Performance Optimization

  • By default, designed to support very high request rates.
  • However, if S3 buckets are routinely receiving >100 PUTS/LIST/DELETE or >100 GET requests per second, then there are some best practice guidelines to optimize S3 performance.
  • Guidance is based on type of workload you are running
    • GET-Intensive Workloads - Use CloudFront content delivery service to get best performance. CloudFront will cache your most frequently accessed objects and will reduce latency for your GET requests.
    • Mixed Request Type Workloads - a mix of GET, PUT, DELETE
      • the key names being used for your objects impact performance for intensive workloads.
      • S3 uses keyname to determine which partition an object will be stored in.
      • Use of sequencial keynames eg. name prefixed with timestamp or alphabetical sequence increases the likelihood of having many objects stored on same partition.
      • For heavy workloads this can cause I/O issues and contention.

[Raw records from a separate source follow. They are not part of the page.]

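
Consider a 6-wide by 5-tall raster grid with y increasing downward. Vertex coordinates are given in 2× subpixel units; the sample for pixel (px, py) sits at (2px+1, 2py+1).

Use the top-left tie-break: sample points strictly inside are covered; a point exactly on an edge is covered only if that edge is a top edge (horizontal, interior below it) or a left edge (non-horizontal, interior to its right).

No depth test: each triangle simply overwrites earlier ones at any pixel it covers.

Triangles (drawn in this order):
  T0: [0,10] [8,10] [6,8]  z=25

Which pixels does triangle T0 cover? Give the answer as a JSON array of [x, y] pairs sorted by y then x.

T0:
  2·area = 16  (B↔C swapped to make it positive)
  edge (0, 10)→(6, 8): d=(6,-2) top-left  bias=+0
  edge (6, 8)→(8, 10): d=(2,2) right/bottom  bias=-1
  edge (8, 10)→(0, 10): d=(-8,0) right/bottom  bias=-1
    (0,1)@(1, 3): e=[-40,0,56] → .  [on edge]
    (1,2)@(3, 5): e=[-24,0,40] → .  [on edge]
    (2,3)@(5, 7): e=[-8,0,24] → .  [on edge]
    (4,3)@(9, 7): e=[0,-8,24] → .  [on edge]
    (1,4)@(3, 9): e=[0,8,8] → X  [on edge]
    (2,4)@(5, 9): e=[4,4,8] → X
    (3,4)@(7, 9): e=[8,0,8] → .  [on edge]
  covered (2 px):
    . . . . . .
    . . . . . .
    . . . . . .
    . . . . . .
    . X X . . .

Result: [[1,4],[2,4]]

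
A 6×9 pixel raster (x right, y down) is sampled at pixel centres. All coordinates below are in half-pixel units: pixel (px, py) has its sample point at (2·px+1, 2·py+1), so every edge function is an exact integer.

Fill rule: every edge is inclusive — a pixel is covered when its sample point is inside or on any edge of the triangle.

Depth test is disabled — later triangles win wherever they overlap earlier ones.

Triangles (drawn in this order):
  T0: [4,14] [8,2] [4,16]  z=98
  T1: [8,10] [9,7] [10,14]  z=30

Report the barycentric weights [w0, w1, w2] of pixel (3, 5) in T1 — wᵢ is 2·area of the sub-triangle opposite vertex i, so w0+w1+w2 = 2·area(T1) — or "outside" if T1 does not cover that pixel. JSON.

T0:
  2·area = 8
  edge (4, 14)→(8, 2): d=(4,-12) inclusive
  edge (8, 2)→(4, 16): d=(-4,14) inclusive
  edge (4, 16)→(4, 14): d=(0,-2) inclusive
    (3,2)@(7, 5): e=[0,2,6] → #  [on edge]
    (4,2)@(9, 5): e=[24,-26,10] → ·
    (3,3)@(7, 7): e=[8,-6,6] → ·
    (2,5)@(5, 11): e=[0,6,2] → #  [on edge]
    (3,5)@(7, 11): e=[24,-22,6] → ·
    (2,6)@(5, 13): e=[8,-2,2] → ·
    (1,8)@(3, 17): e=[0,10,-2] → ·  [on edge]
  covered (2 px):
    · · · · · ·
    · · · · · ·
    · · · # · ·
    · · · · · ·
    · · · · · ·
    · · # · · ·
    · · · · · ·
    · · · · · ·
    · · · · · ·
T1:
  2·area = 10
  edge (8, 10)→(9, 7): d=(1,-3) inclusive
  edge (9, 7)→(10, 14): d=(1,7) inclusive
  edge (10, 14)→(8, 10): d=(-2,-4) inclusive
    (5,0)@(11, 1): e=[0,-20,30] → ·  [on edge]
    (4,3)@(9, 7): e=[0,0,10] → #  [on edge]
    (5,3)@(11, 7): e=[6,-14,18] → ·
    (4,4)@(9, 9): e=[2,2,6] → #
    (5,4)@(11, 9): e=[8,-12,14] → ·
    (4,5)@(9, 11): e=[4,4,2] → #
    (5,5)@(11, 11): e=[10,-10,10] → ·
    (3,6)@(7, 13): e=[0,20,-10] → ·  [on edge]
    (4,6)@(9, 13): e=[6,6,-2] → ·
  covered (3 px):
    · · · · · ·
    · · · · · ·
    · · · · · ·
    · · · · # ·
    · · · · # ·
    · · · · # ·
    · · · · · ·
    · · · · · ·
    · · · · · ·

Answer: "outside"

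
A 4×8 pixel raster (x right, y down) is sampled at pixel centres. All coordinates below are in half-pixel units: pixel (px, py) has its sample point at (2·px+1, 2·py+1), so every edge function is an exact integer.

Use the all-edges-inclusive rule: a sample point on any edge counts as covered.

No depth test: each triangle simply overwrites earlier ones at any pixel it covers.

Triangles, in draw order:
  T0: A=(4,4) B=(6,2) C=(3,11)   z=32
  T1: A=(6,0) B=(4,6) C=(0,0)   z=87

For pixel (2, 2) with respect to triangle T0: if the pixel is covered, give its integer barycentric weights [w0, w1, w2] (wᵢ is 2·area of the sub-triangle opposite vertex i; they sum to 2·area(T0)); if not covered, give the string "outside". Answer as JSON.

T0:
  2·area = 12
  edge (4, 4)→(6, 2): d=(2,-2) inclusive
  edge (6, 2)→(3, 11): d=(-3,9) inclusive
  edge (3, 11)→(4, 4): d=(1,-7) inclusive
    (3,0)@(7, 1): e=[0,-6,18] → ·  [on edge]
    (2,1)@(5, 3): e=[0,6,6] → #  [on edge]
    (3,1)@(7, 3): e=[4,-12,20] → ·
    (1,2)@(3, 5): e=[0,18,-6] → ·  [on edge]
    (2,2)@(5, 5): e=[4,0,8] → #  [on edge]
    (3,2)@(7, 5): e=[8,-18,22] → ·
    (0,3)@(1, 7): e=[0,30,-18] → ·  [on edge]
    (2,3)@(5, 7): e=[8,-6,10] → ·
    (1,5)@(3, 11): e=[12,0,0] → #  [on edge]
    (2,5)@(5, 11): e=[16,-18,14] → ·
    (1,6)@(3, 13): e=[16,-6,2] → ·
  covered (3 px):
    · · · ·
    · · # ·
    · · # ·
    · · · ·
    · · · ·
    · # · ·
    · · · ·
    · · · ·
T1:
  2·area = 36
  edge (6, 0)→(4, 6): d=(-2,6) inclusive
  edge (4, 6)→(0, 0): d=(-4,-6) inclusive
  edge (0, 0)→(6, 0): d=(6,0) inclusive
    (0,0)@(1, 1): e=[28,2,6] → #
    (1,0)@(3, 1): e=[16,14,6] → #
    (2,0)@(5, 1): e=[4,26,6] → #
    (3,0)@(7, 1): e=[-8,38,6] → ·
    (0,1)@(1, 3): e=[24,-6,18] → ·
    (1,1)@(3, 3): e=[12,6,18] → #
    (2,1)@(5, 3): e=[0,18,18] → #  [on edge]
    (3,1)@(7, 3): e=[-12,30,18] → ·
    (1,2)@(3, 5): e=[8,-2,30] → ·
    (2,2)@(5, 5): e=[-4,10,30] → ·
    (1,4)@(3, 9): e=[0,-18,54] → ·  [on edge]
    (0,7)@(1, 15): e=[0,-54,90] → ·  [on edge]
  covered (5 px):
    # # # ·
    · # # ·
    · · · ·
    · · · ·
    · · · ·
    · · · ·
    · · · ·
    · · · ·

Result: [0,8,4]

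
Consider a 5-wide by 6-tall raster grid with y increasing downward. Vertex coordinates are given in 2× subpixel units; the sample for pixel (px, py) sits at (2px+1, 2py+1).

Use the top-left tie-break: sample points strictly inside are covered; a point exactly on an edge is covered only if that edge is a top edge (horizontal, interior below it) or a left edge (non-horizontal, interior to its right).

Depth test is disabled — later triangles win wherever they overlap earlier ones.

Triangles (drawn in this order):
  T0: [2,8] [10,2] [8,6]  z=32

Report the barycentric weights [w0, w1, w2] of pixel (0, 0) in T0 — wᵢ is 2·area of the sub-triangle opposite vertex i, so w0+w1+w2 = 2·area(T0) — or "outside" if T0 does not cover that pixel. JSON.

T0:
  2·area = 20
  edge (2, 8)→(10, 2): d=(8,-6) top-left  bias=+0
  edge (10, 2)→(8, 6): d=(-2,4) right/bottom  bias=-1
  edge (8, 6)→(2, 8): d=(-6,2) right/bottom  bias=-1
    (4,1)@(9, 3): e=[2,2,16] → X
    (3,2)@(7, 5): e=[6,6,8] → X
    (4,2)@(9, 5): e=[18,-2,4] → .
    (2,3)@(5, 7): e=[10,10,0] → .  [on edge]
    (3,3)@(7, 7): e=[22,2,-4] → .
  covered (2 px):
    . . . . .
    . . . . X
    . . . X .
    . . . . .
    . . . . .
    . . . . .

Result: "outside"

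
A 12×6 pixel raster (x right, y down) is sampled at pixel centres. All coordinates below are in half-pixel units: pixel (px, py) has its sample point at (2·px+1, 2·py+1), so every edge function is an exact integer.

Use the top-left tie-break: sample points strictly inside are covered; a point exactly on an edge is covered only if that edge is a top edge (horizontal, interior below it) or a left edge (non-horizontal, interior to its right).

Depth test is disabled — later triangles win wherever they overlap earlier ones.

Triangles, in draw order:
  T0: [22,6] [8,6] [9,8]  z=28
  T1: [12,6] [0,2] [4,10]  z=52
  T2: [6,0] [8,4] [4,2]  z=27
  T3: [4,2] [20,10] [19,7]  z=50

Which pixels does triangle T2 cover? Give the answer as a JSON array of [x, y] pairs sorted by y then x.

T0:
  2·area = 28  (B↔C swapped to make it positive)
  edge (22, 6)→(9, 8): d=(-13,2) right/bottom  bias=-1
  edge (9, 8)→(8, 6): d=(-1,-2) top-left  bias=+0
  edge (8, 6)→(22, 6): d=(14,0) top-left  bias=+0
    (4,3)@(9, 7): e=[13,1,14] → █
    (5,3)@(11, 7): e=[9,5,14] → █
    (6,3)@(13, 7): e=[5,9,14] → █
    (7,3)@(15, 7): e=[1,13,14] → █
    (8,3)@(17, 7): e=[-3,17,14] → ·
    (4,4)@(9, 9): e=[-13,-1,42] → ·
    (5,4)@(11, 9): e=[-17,3,42] → ·
    (6,4)@(13, 9): e=[-21,7,42] → ·
    (7,4)@(15, 9): e=[-25,11,42] → ·
  covered (4 px):
    · · · · · · · · · · · ·
    · · · · · · · · · · · ·
    · · · · · · · · · · · ·
    · · · · █ █ █ █ · · · ·
    · · · · · · · · · · · ·
    · · · · · · · · · · · ·
T1:
  2·area = 80  (B↔C swapped to make it positive)
  edge (12, 6)→(4, 10): d=(-8,4) right/bottom  bias=-1
  edge (4, 10)→(0, 2): d=(-4,-8) top-left  bias=+0
  edge (0, 2)→(12, 6): d=(12,4) right/bottom  bias=-1
    (0,1)@(1, 3): e=[68,4,8] → █
    (1,1)@(3, 3): e=[60,20,0] → ·  [on edge]
    (0,2)@(1, 5): e=[52,-4,32] → ·
    (1,2)@(3, 5): e=[44,12,24] → █
    (2,2)@(5, 5): e=[36,28,16] → █
    (3,2)@(7, 5): e=[28,44,8] → █
    (4,2)@(9, 5): e=[20,60,0] → ·  [on edge]
    (1,3)@(3, 7): e=[28,4,48] → █
    (4,3)@(9, 7): e=[4,52,24] → █
    (5,3)@(11, 7): e=[-4,68,16] → ·
    (7,3)@(15, 7): e=[-20,100,0] → ·  [on edge]
    (1,4)@(3, 9): e=[12,-4,72] → ·
    (10,4)@(21, 9): e=[-60,140,0] → ·  [on edge]
  covered (9 px):
    · · · · · · · · · · · ·
    █ · · · · · · · · · · ·
    · █ █ █ · · · · · · · ·
    · █ █ █ █ · · · · · · ·
    · · █ · · · · · · · · ·
    · · · · · · · · · · · ·
T2:
  2·area = 12
  edge (6, 0)→(8, 4): d=(2,4) right/bottom  bias=-1
  edge (8, 4)→(4, 2): d=(-4,-2) top-left  bias=+0
  edge (4, 2)→(6, 0): d=(2,-2) top-left  bias=+0
    (2,0)@(5, 1): e=[6,6,0] → █  [on edge]
    (3,0)@(7, 1): e=[-2,10,4] → ·
    (1,1)@(3, 3): e=[18,-6,0] → ·  [on edge]
    (2,1)@(5, 3): e=[10,-2,4] → ·
    (3,1)@(7, 3): e=[2,2,8] → █
    (4,1)@(9, 3): e=[-6,6,12] → ·
    (0,2)@(1, 5): e=[30,-18,0] → ·  [on edge]
    (3,2)@(7, 5): e=[6,-6,12] → ·
  covered (2 px):
    · · █ · · · · · · · · ·
    · · · █ · · · · · · · ·
    · · · · · · · · · · · ·
    · · · · · · · · · · · ·
    · · · · · · · · · · · ·
    · · · · · · · · · · · ·
T3:
  2·area = 40  (B↔C swapped to make it positive)
  edge (4, 2)→(19, 7): d=(15,5) right/bottom  bias=-1
  edge (19, 7)→(20, 10): d=(1,3) right/bottom  bias=-1
  edge (20, 10)→(4, 2): d=(-16,-8) top-left  bias=+0
    (0,0)@(1, 1): e=[0,48,-8] → ·  [on edge]
    (8,0)@(17, 1): e=[-80,0,120] → ·  [on edge]
    (3,1)@(7, 3): e=[0,32,8] → ·  [on edge]
    (5,2)@(11, 5): e=[10,22,8] → █
    (6,2)@(13, 5): e=[0,16,24] → ·  [on edge]
    (5,3)@(11, 7): e=[40,24,-24] → ·
    (7,3)@(15, 7): e=[20,12,8] → █
    (8,3)@(17, 7): e=[10,6,24] → █
    (9,3)@(19, 7): e=[0,0,40] → ·  [on edge]
    (7,4)@(15, 9): e=[50,14,-24] → ·
    (8,4)@(17, 9): e=[40,8,-8] → ·
    (9,4)@(19, 9): e=[30,2,8] → █
  covered (4 px):
    · · · · · · · · · · · ·
    · · · · · · · · · · · ·
    · · · · · █ · · · · · ·
    · · · · · · · █ █ · · ·
    · · · · · · · · · █ · ·
    · · · · · · · · · · · ·

Answer: [[2,0],[3,1]]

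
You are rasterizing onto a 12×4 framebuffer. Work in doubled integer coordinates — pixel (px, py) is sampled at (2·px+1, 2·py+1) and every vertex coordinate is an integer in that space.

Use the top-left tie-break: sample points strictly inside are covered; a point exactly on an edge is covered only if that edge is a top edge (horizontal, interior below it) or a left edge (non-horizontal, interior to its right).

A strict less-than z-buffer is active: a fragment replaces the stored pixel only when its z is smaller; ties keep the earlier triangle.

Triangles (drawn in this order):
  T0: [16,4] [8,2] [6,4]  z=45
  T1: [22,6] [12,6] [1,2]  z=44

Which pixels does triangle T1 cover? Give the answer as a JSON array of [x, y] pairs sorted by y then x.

T0:
  2·area = 20  (B↔C swapped to make it positive)
  edge (16, 4)→(6, 4): d=(-10,0) right/bottom  bias=-1
  edge (6, 4)→(8, 2): d=(2,-2) top-left  bias=+0
  edge (8, 2)→(16, 4): d=(8,2) right/bottom  bias=-1
    (4,0)@(9, 1): e=[30,0,-10] → ·  [on edge]
    (3,1)@(7, 3): e=[10,0,10] → #  [on edge]
    (4,1)@(9, 3): e=[10,4,6] → #
    (5,1)@(11, 3): e=[10,8,2] → #
    (6,1)@(13, 3): e=[10,12,-2] → ·
    (2,2)@(5, 5): e=[-10,0,30] → ·  [on edge]
    (3,2)@(7, 5): e=[-10,4,26] → ·
    (4,2)@(9, 5): e=[-10,8,22] → ·
    (5,2)@(11, 5): e=[-10,12,18] → ·
    (1,3)@(3, 7): e=[-30,0,50] → ·  [on edge]
  covered (3 px):
    · · · · · · · · · · · ·
    · · · # # # · · · · · ·
    · · · · · · · · · · · ·
    · · · · · · · · · · · ·
T1:
  2·area = 40
  edge (22, 6)→(12, 6): d=(-10,0) right/bottom  bias=-1
  edge (12, 6)→(1, 2): d=(-11,-4) top-left  bias=+0
  edge (1, 2)→(22, 6): d=(21,4) right/bottom  bias=-1
    (2,1)@(5, 3): e=[30,5,5] → #
    (3,1)@(7, 3): e=[30,13,-3] → ·
    (2,2)@(5, 5): e=[10,-17,47] → ·
    (5,2)@(11, 5): e=[10,7,23] → #
    (6,2)@(13, 5): e=[10,15,15] → #
    (7,2)@(15, 5): e=[10,23,7] → #
    (8,2)@(17, 5): e=[10,31,-1] → ·
    (5,3)@(11, 7): e=[-10,-15,65] → ·
    (6,3)@(13, 7): e=[-10,-7,57] → ·
    (7,3)@(15, 7): e=[-10,1,49] → ·
  covered (4 px):
    · · · · · · · · · · · ·
    · · # · · · · · · · · ·
    · · · · · # # # · · · ·
    · · · · · · · · · · · ·

Final: [[2,1],[5,2],[6,2],[7,2]]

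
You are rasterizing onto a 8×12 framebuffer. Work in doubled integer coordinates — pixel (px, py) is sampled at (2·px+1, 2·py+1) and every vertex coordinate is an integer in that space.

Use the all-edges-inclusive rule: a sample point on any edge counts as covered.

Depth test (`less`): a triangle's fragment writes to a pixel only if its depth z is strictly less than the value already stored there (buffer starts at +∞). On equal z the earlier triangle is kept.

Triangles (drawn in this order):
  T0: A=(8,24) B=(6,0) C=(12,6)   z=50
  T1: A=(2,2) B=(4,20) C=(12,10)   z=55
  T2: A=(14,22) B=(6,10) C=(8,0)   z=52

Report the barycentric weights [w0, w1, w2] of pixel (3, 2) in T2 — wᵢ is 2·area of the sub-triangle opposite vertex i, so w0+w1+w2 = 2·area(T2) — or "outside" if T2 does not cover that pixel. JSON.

T0:
  2·area = 132
  edge (8, 24)→(6, 0): d=(-2,-24) inclusive
  edge (6, 0)→(12, 6): d=(6,6) inclusive
  edge (12, 6)→(8, 24): d=(-4,18) inclusive
    (3,0)@(7, 1): e=[22,0,110] → █  [on edge]
    (4,0)@(9, 1): e=[70,-12,74] → ·
    (3,1)@(7, 3): e=[18,12,102] → █
    (4,1)@(9, 3): e=[66,0,66] → █  [on edge]
    (5,1)@(11, 3): e=[114,-12,30] → ·
    (3,2)@(7, 5): e=[14,24,94] → █
    (5,2)@(11, 5): e=[110,0,22] → █  [on edge]
    (6,2)@(13, 5): e=[158,-12,-14] → ·
    (3,3)@(7, 7): e=[10,36,86] → █
    (6,3)@(13, 7): e=[154,0,-22] → ·  [on edge]
    (3,4)@(7, 9): e=[6,48,78] → █
    (6,4)@(13, 9): e=[150,12,-30] → ·
    (7,4)@(15, 9): e=[198,0,-66] → ·  [on edge]
  covered (18 px):
    · · · █ · · · ·
    · · · █ █ · · ·
    · · · █ █ █ · ·
    · · · █ █ █ · ·
    · · · █ █ █ · ·
    · · · █ █ · · ·
    · · · · █ · · ·
    · · · · █ · · ·
    · · · · █ · · ·
    · · · · █ · · ·
    · · · · · · · ·
    · · · · · · · ·
T1:
  2·area = 164  (B↔C swapped to make it positive)
  edge (2, 2)→(12, 10): d=(10,8) inclusive
  edge (12, 10)→(4, 20): d=(-8,10) inclusive
  edge (4, 20)→(2, 2): d=(-2,-18) inclusive
    (1,1)@(3, 3): e=[2,146,16] → █
    (2,1)@(5, 3): e=[-14,126,52] → ·
    (1,2)@(3, 5): e=[22,130,12] → █
    (2,2)@(5, 5): e=[6,110,48] → █
    (3,2)@(7, 5): e=[-10,90,84] → ·
    (1,3)@(3, 7): e=[42,114,8] → █
    (3,3)@(7, 7): e=[10,74,80] → █
    (4,3)@(9, 7): e=[-6,54,116] → ·
    (1,4)@(3, 9): e=[62,98,4] → █
    (4,4)@(9, 9): e=[14,38,112] → █
    (5,4)@(11, 9): e=[-2,18,148] → ·
    (1,5)@(3, 11): e=[82,82,0] → █  [on edge]
  covered (21 px):
    · · · · · · · ·
    · █ · · · · · ·
    · █ █ · · · · ·
    · █ █ █ · · · ·
    · █ █ █ █ · · ·
    · █ █ █ █ █ · ·
    · · █ █ █ · · ·
    · · █ █ · · · ·
    · · █ · · · · ·
    · · · · · · · ·
    · · · · · · · ·
    · · · · · · · ·
T2:
  2·area = 104
  edge (14, 22)→(6, 10): d=(-8,-12) inclusive
  edge (6, 10)→(8, 0): d=(2,-10) inclusive
  edge (8, 0)→(14, 22): d=(6,22) inclusive
    (3,2)@(7, 5): e=[52,0,52] → █  [on edge]
    (4,2)@(9, 5): e=[76,20,8] → █
    (5,2)@(11, 5): e=[100,40,-36] → ·
    (3,3)@(7, 7): e=[36,4,64] → █
    (5,3)@(11, 7): e=[84,44,-24] → ·
    (3,4)@(7, 9): e=[20,8,76] → █
    (5,4)@(11, 9): e=[68,48,-12] → ·
    (3,5)@(7, 11): e=[4,12,88] → █
    (5,5)@(11, 11): e=[52,52,0] → █  [on edge]
    (6,5)@(13, 11): e=[76,72,-44] → ·
    (3,6)@(7, 13): e=[-12,16,100] → ·
    (4,6)@(9, 13): e=[12,36,56] → █
    (2,7)@(5, 15): e=[-52,0,156] → ·  [on edge]
  covered (14 px):
    · · · · · · · ·
    · · · · · · · ·
    · · · █ █ · · ·
    · · · █ █ · · ·
    · · · █ █ · · ·
    · · · █ █ █ · ·
    · · · · █ █ · ·
    · · · · · █ · ·
    · · · · · █ · ·
    · · · · · · █ ·
    · · · · · · · ·
    · · · · · · · ·

Answer: [0,52,52]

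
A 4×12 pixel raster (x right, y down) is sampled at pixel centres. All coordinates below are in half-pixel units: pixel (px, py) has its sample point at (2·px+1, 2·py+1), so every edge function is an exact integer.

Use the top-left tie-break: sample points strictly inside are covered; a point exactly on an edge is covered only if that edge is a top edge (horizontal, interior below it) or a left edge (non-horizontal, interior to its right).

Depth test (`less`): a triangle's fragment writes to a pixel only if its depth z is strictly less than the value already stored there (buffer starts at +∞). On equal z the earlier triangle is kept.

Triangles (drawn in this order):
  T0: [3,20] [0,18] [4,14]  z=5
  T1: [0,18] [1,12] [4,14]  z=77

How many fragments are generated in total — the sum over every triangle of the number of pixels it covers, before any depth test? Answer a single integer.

T0:
  2·area = 20
  edge (3, 20)→(0, 18): d=(-3,-2) top-left  bias=+0
  edge (0, 18)→(4, 14): d=(4,-4) top-left  bias=+0
  edge (4, 14)→(3, 20): d=(-1,6) right/bottom  bias=-1
    (3,5)@(7, 11): e=[35,0,-15] → ·  [on edge]
    (2,6)@(5, 13): e=[25,0,-5] → ·  [on edge]
    (1,7)@(3, 15): e=[15,0,5] → #  [on edge]
    (2,7)@(5, 15): e=[19,8,-7] → ·
    (0,8)@(1, 17): e=[5,0,15] → #  [on edge]
    (2,8)@(5, 17): e=[13,16,-9] → ·
    (0,9)@(1, 19): e=[-1,8,13] → ·
    (1,9)@(3, 19): e=[3,16,1] → #
    (2,9)@(5, 19): e=[7,24,-11] → ·
    (1,10)@(3, 21): e=[-3,24,-1] → ·
  covered (4 px):
    · · · ·
    · · · ·
    · · · ·
    · · · ·
    · · · ·
    · · · ·
    · · · ·
    · # · ·
    # # · ·
    · # · ·
    · · · ·
    · · · ·
T1:
  2·area = 20
  edge (0, 18)→(1, 12): d=(1,-6) top-left  bias=+0
  edge (1, 12)→(4, 14): d=(3,2) right/bottom  bias=-1
  edge (4, 14)→(0, 18): d=(-4,4) right/bottom  bias=-1
    (3,5)@(7, 11): e=[35,-15,0] → ·  [on edge]
    (0,6)@(1, 13): e=[1,3,16] → #
    (1,6)@(3, 13): e=[13,-1,8] → ·
    (2,6)@(5, 13): e=[25,-5,0] → ·  [on edge]
    (0,7)@(1, 15): e=[3,9,8] → #
    (1,7)@(3, 15): e=[15,5,0] → ·  [on edge]
    (0,8)@(1, 17): e=[5,15,0] → ·  [on edge]
  covered (2 px):
    · · · ·
    · · · ·
    · · · ·
    · · · ·
    · · · ·
    · · · ·
    # · · ·
    # · · ·
    · · · ·
    · · · ·
    · · · ·
    · · · ·

Final: 6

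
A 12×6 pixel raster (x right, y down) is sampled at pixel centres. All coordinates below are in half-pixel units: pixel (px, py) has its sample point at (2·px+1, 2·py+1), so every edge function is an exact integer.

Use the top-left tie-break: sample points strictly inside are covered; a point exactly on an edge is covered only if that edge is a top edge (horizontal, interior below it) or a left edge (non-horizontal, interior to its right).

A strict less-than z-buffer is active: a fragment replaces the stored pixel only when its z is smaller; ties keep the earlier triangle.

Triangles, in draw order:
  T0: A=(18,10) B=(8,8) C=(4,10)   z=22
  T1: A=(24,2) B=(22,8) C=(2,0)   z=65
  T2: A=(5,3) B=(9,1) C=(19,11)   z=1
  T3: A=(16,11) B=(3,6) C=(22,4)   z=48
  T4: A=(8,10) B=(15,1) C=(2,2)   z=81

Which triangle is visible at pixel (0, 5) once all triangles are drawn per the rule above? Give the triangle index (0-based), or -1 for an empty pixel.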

      • By using random prefix (like hex hash) to the key names, you can force S3 to distribute your keys accross multiple partitions, distributing the I/O workload.
  • S3 performance updates
    • 3,500 PUT requests per second
    • 5.500 GET requests
    • This negates the previous guidance to randomize your object names, now sequencial and logical naming patterns can used without any performance implications.